Mientras sonaba la música, Monica observaba el paisaje por la ventana. Parecía muy triste, y apenas me prestaba atención. La miré de reojo. Era joven, tendría veinticinco años como mucho. Su melena castaña lucía bastante alborotada, lo que resultaba lógico tras haber pasado varias horas a la intemperie. Al contemplar su rostro de nuevo, esta vez con mayor atención, descubrí una pequeña brecha en su frente.

—Tienes una herida en la frente —le dije, pensando que quizá se habría golpeado con algo al bajarse del coche.

—Lo sé, es de la caída.

—¿Caída? —pregunté, sin entenderla.

—Sí, cuando me tiré del coche en marcha —dijo ella, para mi desconcierto.

—Pero ¿no decías que tu novio te obligó a bajar del automóvil?

—Más o menos —respondió, con una extraña sonrisa en el rostro.

Confundido por su respuesta, la miré con suspicacia.
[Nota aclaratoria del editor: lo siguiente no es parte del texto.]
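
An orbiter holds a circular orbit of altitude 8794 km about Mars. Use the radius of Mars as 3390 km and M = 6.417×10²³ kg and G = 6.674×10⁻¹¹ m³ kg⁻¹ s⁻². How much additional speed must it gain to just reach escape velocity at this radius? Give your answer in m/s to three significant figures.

μ = GM = 6.674×10⁻¹¹ × 6.417×10²³ = 4.283×10¹³ m³/s².
r = 3390 + 8794 = 12184 km = 1.2184×10⁷ m.
Circular speed v_c = √(μ/r) = 1875 m/s.
Escape speed v_esc = √(2μ/r) = √2 × v_c = 2651 m/s.
Δv = v_esc − v_c = 776.6 m/s.

Δv ≈ 777 m/s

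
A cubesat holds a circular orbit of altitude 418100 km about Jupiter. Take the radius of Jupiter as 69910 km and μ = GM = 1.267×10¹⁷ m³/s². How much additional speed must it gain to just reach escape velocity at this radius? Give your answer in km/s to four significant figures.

Δv ≈ 6.674 km/s

r = 69910 + 418100 = 488010 km = 4.8801×10⁸ m.
Circular speed v_c = √(μ/r) = 16110 m/s.
Escape speed v_esc = √(2μ/r) = √2 × v_c = 22790 m/s.
Δv = v_esc − v_c = 6674 m/s = 6.674 km/s.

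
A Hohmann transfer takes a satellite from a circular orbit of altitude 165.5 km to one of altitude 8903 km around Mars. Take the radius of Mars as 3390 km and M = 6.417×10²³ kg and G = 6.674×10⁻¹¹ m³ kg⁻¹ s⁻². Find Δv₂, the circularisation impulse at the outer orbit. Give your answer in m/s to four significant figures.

Δv ≈ 616.2 m/s

μ = GM = 6.674×10⁻¹¹ × 6.417×10²³ = 4.283×10¹³ m³/s².
r₁ = 3390 + 165.5 = 3555.5 km = 3.5555×10⁶ m.
r₂ = 3390 + 8903 = 12293 km = 1.2293×10⁷ m.
Transfer ellipse a_t = (r₁ + r₂)/2 = 7.924×10⁶ m.
At r₁: circular v_c1 = √(μ/r₁) = 3471 m/s; transfer-periapsis v_p = √[μ(2/r₁ − 1/a_t)] = 4323 m/s.
At r₂: circular v_c2 = √(μ/r₂) = 1867 m/s; transfer-apoapsis v_a = √[μ(2/r₂ − 1/a_t)] = 1250 m/s.
Δv₂ = v_c2 − v_a = 616.2 m/s.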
En mi interior algo me decía que aquella muchacha escondía alguna cosa.

—A ver —dije, ralentizando la marcha—. ¿Qué es exactamente lo que ha pasado?

—Pues eso, que discutimos y yo decidí que no quería seguir viaje con él.
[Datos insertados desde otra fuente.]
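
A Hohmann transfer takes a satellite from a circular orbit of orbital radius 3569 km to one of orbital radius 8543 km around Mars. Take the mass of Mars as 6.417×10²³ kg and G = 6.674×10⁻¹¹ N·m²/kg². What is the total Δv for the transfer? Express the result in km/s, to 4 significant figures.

Δv_total ≈ 1.170 km/s

μ = GM = 6.674×10⁻¹¹ × 6.417×10²³ = 4.283×10¹³ m³/s².
r₁ = 3569 km = 3.569×10⁶ m.
r₂ = 8543 km = 8.543×10⁶ m.
Transfer ellipse a_t = (r₁ + r₂)/2 = 6.056×10⁶ m.
At r₁: circular v_c1 = √(μ/r₁) = 3464 m/s; transfer-periapsis v_p = √[μ(2/r₁ − 1/a_t)] = 4114 m/s.
Δv₁ = v_p − v_c1 = 650.3 m/s.
At r₂: circular v_c2 = √(μ/r₂) = 2239 m/s; transfer-apoapsis v_a = √[μ(2/r₂ − 1/a_t)] = 1719 m/s.
Δv₂ = v_c2 − v_a = 520.2 m/s.
Total Δv = Δv₁ + Δv₂ = 1170 m/s = 1.170 km/s.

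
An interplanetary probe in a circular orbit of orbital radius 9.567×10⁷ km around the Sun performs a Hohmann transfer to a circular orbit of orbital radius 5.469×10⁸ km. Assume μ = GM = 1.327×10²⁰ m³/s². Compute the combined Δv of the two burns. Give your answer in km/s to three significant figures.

Δv_total ≈ 18.4 km/s

r₁ = 9.567×10⁷ km = 9.567×10¹⁰ m.
r₂ = 5.469×10⁸ km = 5.469×10¹¹ m.
Transfer ellipse a_t = (r₁ + r₂)/2 = 3.213×10¹¹ m.
At r₁: circular v_c1 = √(μ/r₁) = 37240 m/s; transfer-perihelion v_p = √[μ(2/r₁ − 1/a_t)] = 48590 m/s.
Δv₁ = v_p − v_c1 = 11350 m/s.
At r₂: circular v_c2 = √(μ/r₂) = 15580 m/s; transfer-aphelion v_a = √[μ(2/r₂ − 1/a_t)] = 8500 m/s.
Δv₂ = v_c2 − v_a = 7077 m/s.
Total Δv = Δv₁ + Δv₂ = 18420 m/s = 18.42 km/s.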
—¿Y te lanzaste en marcha?

—Sí —dijo, escueta.

—¡Podrías haberte matado! —respondí.

—De hecho lo hice. —Una sonrisa se dibujó en sus labios.
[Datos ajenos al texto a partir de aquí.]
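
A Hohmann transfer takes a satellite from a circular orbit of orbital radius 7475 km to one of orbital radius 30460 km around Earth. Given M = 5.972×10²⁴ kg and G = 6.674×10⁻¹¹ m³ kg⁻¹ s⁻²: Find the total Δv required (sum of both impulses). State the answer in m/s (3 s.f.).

μ = GM = 6.674×10⁻¹¹ × 5.972×10²⁴ = 3.986×10¹⁴ m³/s².
r₁ = 7475 km = 7.475×10⁶ m.
r₂ = 30460 km = 3.046×10⁷ m.
Transfer ellipse a_t = (r₁ + r₂)/2 = 1.897×10⁷ m.
At r₁: circular v_c1 = √(μ/r₁) = 7302 m/s; transfer-perigee v_p = √[μ(2/r₁ − 1/a_t)] = 9254 m/s.
Δv₁ = v_p − v_c1 = 1951 m/s.
At r₂: circular v_c2 = √(μ/r₂) = 3617 m/s; transfer-apogee v_a = √[μ(2/r₂ − 1/a_t)] = 2271 m/s.
Δv₂ = v_c2 − v_a = 1346 m/s.
Total Δv = Δv₁ + Δv₂ = 3298 m/s.

Δv_total ≈ 3300 m/s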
—¿Cómo? —pregunté, con los ojos abiertos.

En ese preciso momento, una inquietante voz masculina que procedía de la parte trasera del coche añadió:

—Tendrías que haberte suicidado conmigo. Hubiera sido más romántico.

Atemorizado, miré por el retrovisor. Allí, como si de una aparición se tratase, vi a un chico completamente bañado en sangre. Sentí que un escalofrío me recorría la espalda; me giré con brusquedad, pero el asiento trasero volvía a estar vacío.

—No se moleste en buscarme. Yo también estoy muerto, y a diferencia de Monica a mí no me gusta demasiado que me vean —dijo la voz en tono irónico, obligándome a mirar el espejo de nuevo.

—Usted también lo estará en breve —añadió la chica, riéndose.

Histérico, aterrado, frené bruscamente el vehículo, que dio varias vueltas de campana para caer despeñándose barranco abajo. Una tremenda explosión resonó en todo el valle al cabo de unos instantes.

—¿No te dan pena? —preguntó la muchacha al chico mientras miraban arder el coche desde el borde del precipicio.

—¿Has pensado en lo aburrida que sería la eternidad sin este tipo de distracciones? —inquirió él—. Además, hay que hacer honor al nombre de tan solitaria carretera.

—Sí, es cierto —dijo, pensativa—. ¿A quién se le ocurriría llamarla «el Trampolín de la Muerte»?

—A alguien con mucho sentido del humor, está claro —respondió el chico, mientras se iba diluyendo entre la bruma del camino.

* * *

Ahora vago como ellos por esta carretera, y revivo también, una y otra vez, el accidente que me costó la vida.